特に際立つのが、全体の約2割を占める民間人や報道関係者との面会だ。計110回超で第2次安倍政権の倍近く、いずれも2000年以降の首相9人の中で最も多い数字となっている。この記事には現在と20年前の総理番記者に対する質問と応答の音声記録が付いていて、更に面白い内容が披瀝されている。菅氏は就任して間もなく、番記者との懇談会(食事会で朝日新聞は出席しなかった)を設営したことが明らかになっているが、この席で菅氏は番記者全員と名刺交換をしたとのこと。

橋本氏と小渕氏のの番記者を努めた古参番記者が言うには、そんな事をした首相はこれまでいないはずとのこと。

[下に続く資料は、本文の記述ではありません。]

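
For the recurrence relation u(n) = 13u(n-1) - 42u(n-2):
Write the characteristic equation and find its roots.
Substitute u(n) = rⁿ and divide through by rⁿ⁻²: r² - 13r + 42 = 0
Factor: (r - 6)(r - 7) = 0, so r = 6, 7.
General solution: u(n) = A·6ⁿ + B·7ⁿ

Characteristic: r² - 13r + 42 = 0, Roots: r = 6, 7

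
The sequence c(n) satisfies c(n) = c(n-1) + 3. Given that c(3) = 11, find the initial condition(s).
c(3) = c(0) + 3·3, so c(0) = 11 - 9 = 2.

c(0) = 2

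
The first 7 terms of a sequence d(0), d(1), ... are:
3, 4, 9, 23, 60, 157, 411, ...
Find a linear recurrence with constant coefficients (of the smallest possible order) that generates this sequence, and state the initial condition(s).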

人間関係を大事にするのは悪いことではないかもしれぬが、一方で「貴方の事は覚えておくからね。」は巷間言われるように、菅氏の公安警察体質を露呈していると取られる可能性も否定できないだろう。他にも番記者に依るぶら下がり会見に関する実態が披露されている。これも事前に質問を提示する約束になっていて、しかも回答は1問だけについてとお約束が出来ているとのこと。

安部首相はそれでも回答を自分の言葉で喋ったが、菅氏は官僚が書いた原稿を読むだけに変えてしまっている。そう言えば最近の映像では記者からの距離が大分遠のいている。それでなくても回答に関する再質問はしない、あっても答えないのがとのお約束。関連して同じ問題を取り上げた小さな記事が今月発売の「月刊文藝春秋」12月号にも掲載されている。巻末にある「旬選ジャーナル」他誌からの引用となるので出典は「論座」10月15日号の掲載記事とのこと。

五百旗頭幸男氏(ドキュメンタリー映画監督)が書いた記事らしい。タイトルが「劇団記者クラブに潜入 官邸記者クラブの常識は地方の非常識」少し前に福島県南相馬の地方局員だった朝日新聞記者三浦英之について書いている。内容的には内閣記者会の閉鎖性を「劇団記者クラブ」と揶揄する内容。中で「質問とは本来、頭の中で想定はしていても取材相手の表情や周囲の雰囲気、相手の出方などによって変化する。相手と周囲を観察した上で繰り出すものだ。」とあるが全く同感だ。

とするとテレビは、毎日本当につまらない素人芝居を報じていることに他ならない。